O Royal Ballet e a Ópera de Londres encomendam um novo conjunto de cortinas de palco para substituir as antigas, que ostentavam o monograma da rainha Isabel II. As novas cortinas vão garantir a abertura e o fecho dos espetáculos na Royal Opera House.

O projeto envolve artesãos da Grã-Bretanha, da Alemanha e de França. Na Madeira de Hampton Court, em Londres, a bordadeira Marg Dier trabalha nos detalhes em torno do monograma real, ainda com o desenho dourado a brilhar.

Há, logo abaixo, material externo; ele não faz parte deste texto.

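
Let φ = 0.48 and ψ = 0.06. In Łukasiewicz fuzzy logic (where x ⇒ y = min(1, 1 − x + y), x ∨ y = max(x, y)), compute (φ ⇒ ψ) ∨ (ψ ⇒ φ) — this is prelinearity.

1.00

φ ⇒ ψ = min(1, 1 − 0.48 + 0.06) = min(1, 0.58) = 0.58
ψ ⇒ φ = min(1, 1 − 0.06 + 0.48) = min(1, 1.42) = 1.00
(φ ⇒ ψ) ∨ (ψ ⇒ φ) = max(0.58, 1.00) = 1.00
(As expected: a Ł∞-tautology — holds in every MV-chain.)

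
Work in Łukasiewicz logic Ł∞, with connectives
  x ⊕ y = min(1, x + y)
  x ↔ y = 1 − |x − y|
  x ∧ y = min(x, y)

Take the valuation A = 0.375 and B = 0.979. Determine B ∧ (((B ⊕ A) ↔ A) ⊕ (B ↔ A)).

0.771

B ⊕ A = min(1, 0.979 + 0.375) = min(1, 1.354) = 1.000
(B ⊕ A) ↔ A = 1 − |1.000 − 0.375| = 1 − 0.625 = 0.375
B ↔ A = 1 − |0.979 − 0.375| = 1 − 0.604 = 0.396
((B ⊕ A) ↔ A) ⊕ (B ↔ A) = min(1, 0.375 + 0.396) = min(1, 0.771) = 0.771
B ∧ (((B ⊕ A) ↔ A) ⊕ (B ↔ A)) = min(0.979, 0.771) = 0.771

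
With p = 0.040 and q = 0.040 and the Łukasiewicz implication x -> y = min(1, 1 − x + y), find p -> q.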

As cortinas substituem o conjunto que esteve a serviço durante 27 anos, pendurado no centro de Londres e a servir mais de 10.000 espetáculos. A nova produção celebra uma parceria europeia para manter a tradição do palco.

Detalhes técnicos

A decoração dos cantos combina as iniciais “C” e “R”, o número “III” e a coroa Tudor, bordados pela Royal School of Needlework. A Gerriets, empresa alemã, executa as cortinas em veludo de angorá, com acabamento que inclui partes bordadas à mão.

O trabalho envolve bordado digital e pormenores manuais, particularmente na coroa com joias coloridas, arminho e um gorro de veludo vermelho. O conjunto é composto por duas cortinas, cada uma com 9,75 metros de largura e 10,8 metros de altura.

As cortinas seguem o modelo de abertura em guirlanda, com quatro camadas e três de forro, para proteger a peça e oferecer isolamento acústico entre plateia e palco. O monograma será aplicado nos cantos pelos artesãos da Gerriets em Volgelsheim.

A cerimónia de apresentação está marcada para a Gala da Primavera, a 14 de maio. O projeto é descrito pela equipa como uma iniciativa europeia de grande importância para o Royal Opera House.